Abandon de poste: La tête de aya Boun Malick mise à prix

Ça a tout l’air d’une mesure de représailles contre le Secrétaire général du Sytjust dont le syndicat est en grève depuis quelques semaines pour exiger l’application du protocole d’accord signé avec le gouvernement le 17 février 2018. D’après des sources dignes de foi, le premier président de la cour d’appel de Kaolack dont dépend le tribunal de grande instance de Fatick a adressé au Garde des Sceaux une lettre de dénonciation contre Aya Boun Malick Diop, greffier en service au tribunal de Fatick, pour abandon de poste.
D’après des sources proches du ministre Malick Sall, le syndicaliste passe plus de temps dans les médias à Dakar qu’à prendre des audiences à son poste d’affectation. Saisi par le président Ousmane Kane, le Garde des Sceaux a actionné sa garde rapprochée composée de Madame Aissé Gassama, magistrat chevronné, secrétaire général du ministère, du conseiller technique numéro 1 Yakham Lèye, de Abdoulaye Ndiaye, tout nouveau directeur des services judiciaires, ancien directeur du Cfj qui vient de boucler une mission de plusieurs années en Guinée où il participait à la formation des juges guinéens.
Et last but not least, le directeur de cabinet du ministre, Nasser Niane, ancien directeur de la Fonction publique et fonctionnaire international, récemment recyclé, pour préparer la guillotine. Dès qu’ils auront terminé leur dossier, une procédure disciplinaire sera engagée contre Aya Boun Malick Diop.
Seulement, dans un contexte de duel à fleurets mouchetés entre le Sytjust et la chancellerie, une telle mesure apparaît plus comme une mesure de représailles contre un syndicaliste rebelle et risque de radicaliser davantage et les travailleurs de la justice et la centrale syndicale à laquelle appartient le Sytjust. Qui plus est, elle présenterait le ministre sous les airs d’un homme belliqueux, un va-t-en-guerre.
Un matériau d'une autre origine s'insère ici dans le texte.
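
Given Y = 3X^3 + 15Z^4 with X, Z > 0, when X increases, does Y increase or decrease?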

Il est clair qu’il ne s’agit pas de dédouaner le fonctionnaire qui devait être à son service pour justifier son salaire.
Mais il se trouve que ce n’est pas nouveau d’autant que peu de Sénégalais savent que Fatick est le lieu d’affectation de Aya Boun Malick Diop qui passe pour le syndicaliste le plus médiatisé ces dernières années. A cela, il faut aussi ajouter que la radiation d’un fonctionnaire relève d’un parcours de combattant à moins qu’elle n’ait des relents politiciens à l’image de celle d’Ousmane Sonko. En effet, dans une lettre circulaire numéro49 du 21 mai 1963, le Président Senghor définissait le cadre.
«J’ai l’honneur de vous rappeler qu’en abandonnant son poste, un fonctionnaire rompt de sa propre initiative le lien qui l’unit à l’Administration et sa place en dehors du champ d’application des lois et règlements édictés en vue de garantir l’exercice des droits inhérents à son emploi, ce qui autorise l’Administration à prononcer dans ce cas sa radiation des cadres sans accomplissement des formalités prescrites en matières disciplinaires», écrit-il en précisant :
« Il conviendra, préalablement à toute décision, d’adresser au fonctionnaire coupable d’abandon de poste une mise en demeure à laquelle il sera invité à fournir des explications, et informé des mesures auxquelles il s’expose en ne déférant pas à l’ordre de reprendre service ou de rejoindre le poste qui lui avait été assigné. A l’expiration du délai imparti dans la mise en demeure, le fonctionnaire sera exclu des cadres sans mise en jeu de la procédure disciplinaire si ce n’est toutefois que le conseil de discipline devra être consulté sur le seul point de l’opportunité de prononcer cette révocation avec ou sans suppression des droits à pension».
Aussi, ajoute le Président Senghor, il n’est pas nécessaire que soit long le délai en cause. Le maximum devra être de huit jours. En l’espèce, cela suppose qu’une mise en demeure ait été faite au syndicaliste par son chef de service.
Ce qui n’est visiblement pas le cas d’autant plus que le Syndicat est en grève. Joint au téléphone par L’As, le Secrétaire général du Sytjust déclare : «C’est vous qui me l’apprenez. Je suis focalisé sur le combat que nous sommes en train de mener pour le triomphe du droit et de la vérité. Le reste n’est que diversion.»